Shuttered FrontPoint hedge funds sue Libor banks for $250 mln fraud

May 21, 2013

Last month, right after U.S. District Judge Naomi Reice Buchwald of Manhattan dismissed class action antitrust and racketeering claims against the global banks that supposedly colluded to manipulate the benchmark London Interbank Offered Rate (Libor), Daniel Brockett of Quinn Emanuel Urquhart & Sullivan politely said, “I told you so.” Brockett had been pushing an alternate theory of liability against the Libor banks, focused on securities and common-law fraud, not on antitrust violations. And even in the Libor litigation wreckage that resulted from Buchwald’s ruling, he said, fraud claims like those filed in March by Freddie Mac’s conservator against a dozen Libor banks were still viable. The only catch was that plaintiffs would have to be able to show that they relied on misrepresentations by panel banks, so cases would probably have to be brought by individual investors with big enough losses in Libor-pegged financial instruments to justify the cost of solo litigation. Nevertheless, Brockett told me he believed those investors were out there.

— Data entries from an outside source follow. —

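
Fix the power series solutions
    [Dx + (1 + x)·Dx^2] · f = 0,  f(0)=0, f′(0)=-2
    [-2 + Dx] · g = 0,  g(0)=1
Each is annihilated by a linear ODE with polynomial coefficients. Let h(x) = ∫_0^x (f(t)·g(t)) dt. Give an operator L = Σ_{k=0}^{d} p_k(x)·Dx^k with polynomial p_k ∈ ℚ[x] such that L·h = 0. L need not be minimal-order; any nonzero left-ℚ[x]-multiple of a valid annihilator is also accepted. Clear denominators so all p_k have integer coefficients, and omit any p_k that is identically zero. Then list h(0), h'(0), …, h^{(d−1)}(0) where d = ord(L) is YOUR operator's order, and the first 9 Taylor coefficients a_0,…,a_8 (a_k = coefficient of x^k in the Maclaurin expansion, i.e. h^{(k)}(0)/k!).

f: a_k = 0, -2, 1, -2/3, 1/2, -2/5, 1/3, -2/7, 1/4, …
g: a_k = 1, 2, 2, 4/3, 2/3, 4/15, 4/45, 8/315, 2/315, …
Sym-product of L_f,L_g gives L₀ (≤ ord 2).
h=∫₀ˣh₀: take L = L₀·Dx.
L = (2 + 4·x)·Dx + (-3 - 4·x)·Dx^2 + (1 + x)·Dx^3  (order 3).
h: a_k = 0, 0, -1, -1, -2/3, -3/10, -11/90, -2/63, -17/1260, …
ICs: h(0) = 0, h′(0) = 0, h′′(0) = -2.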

On Tuesday, one of them surfaced. Brockett filed a 106-page complaint in New York State Supreme Court for Salix Capital, which owns claims belonging to several shuttered hedge funds that once operated under the FrontPoint umbrella. Salix alleges that in 2007 and 2008, the FrontPoint funds engaged in Libor-pegged interest rate swaps with Libor panel banks as part of complex, multi-security deals known as corporate bond basis packages. The swaps were supposed to be a hedge against a global banking crisis, since Libor should have increased as it became more expensive for banks to borrow from one another. Instead, the complaint alleges, the panel banks artificially suppressed Libor, undermining the trading strategy of the FrontPoint funds.

The funds “relied on the integrity of how Libor was set and the truthfulness of defendants’ representations about how Libor was set in entering into these transactions,” the complaint said. “By suppressing Libor, defendants artificially lowered the amount they were contractually obligated to pay to the funds under the interest rate swaps, while still demanding that the funds make the contracted-for (comparatively high) fixed-rate payments. In marketing the basis packages, defendants misrepresented Libor and omitted to disclose their manipulation of Libor.”

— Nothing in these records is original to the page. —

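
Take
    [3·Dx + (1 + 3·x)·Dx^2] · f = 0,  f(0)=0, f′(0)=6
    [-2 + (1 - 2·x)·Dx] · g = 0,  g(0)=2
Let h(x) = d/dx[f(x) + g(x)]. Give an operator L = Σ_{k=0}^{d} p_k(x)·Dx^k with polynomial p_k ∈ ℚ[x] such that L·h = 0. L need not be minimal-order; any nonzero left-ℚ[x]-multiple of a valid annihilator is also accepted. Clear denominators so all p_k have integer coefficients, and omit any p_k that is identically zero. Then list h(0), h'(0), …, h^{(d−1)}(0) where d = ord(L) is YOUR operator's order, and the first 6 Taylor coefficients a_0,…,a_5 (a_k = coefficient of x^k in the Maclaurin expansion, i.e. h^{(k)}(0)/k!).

f: a_k = 0, 6, -9, 18, -81/2, 486/5, …
g: a_k = 2, 4, 8, 16, 32, 64, …
L₀ := lclm(L_f,L_g); ord L₀ ≤ 2+1.
h=h₀': d/dx-closure on L₀ ⇒ L.
L = (-144 - 72·x) + (-6 - 216·x - 144·x^2)·Dx + (7 + 13·x - 36·x^2 - 36·x^3)·Dx^2  (order 2).
h: a_k = 10, -2, 102, -34, 806, -690, …
ICs: h(0) = 10, h′(0) = -2.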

The suit blames Libor manipulation for the FrontPoint funds’ big losses in 2008 and eventual demise in 2009, after an avalanche of redemption requests that the complaint attributes to Libor-related losses. (Others havelinked the redemption demands to insider trading by FrontPoint principal Chip Skowron.) The funds are asserting common-law fraud and breach of contract against the Libor banks, claiming $250 million in damages from inflated payments to the defendants, reduced payments from the banks and losses that the funds experienced in a liquidation process that they claim was triggered by the banks’ bad-faith collateral demands. That seems to be a more focused theory of liability than what we saw in the first Libor securities fraud suit to be filed after the Buchwald antitrust ruling: Charles Schwab’s suit in San Francisco Superior Court, claiming unspecified damages for losses on Libor-pegged instruments.

“These are tight, targeted fraud claims,” Brockett told me in an interview Tuesday. Because the FrontPoint funds dealt directly with Libor panel banks, he said, Salix (as the owner of their claims) can show a relationship of privity with the defendants. The complaint also takes care to offer evidence establishing New York state jurisdiction over the claims, which gives Salix the benefit of New York’s six-year statute of limitations for fraud and breach of contract.

Brockett wouldn’t tell me if Salix was already a client back in March, when Buchwald dismissed Libor antitrust claims, nor would he say whether Quinn Emanuel has other clients poised to file similar Libor suits. He certainly hasn’t stopped fishing for would-be plaintiffs. “There are lots and lots of investors who dealt directly with the panel banks. These are the people we always said have claims,” Brockett told me. “This is where the future of Libor litigation exists, if it exists.”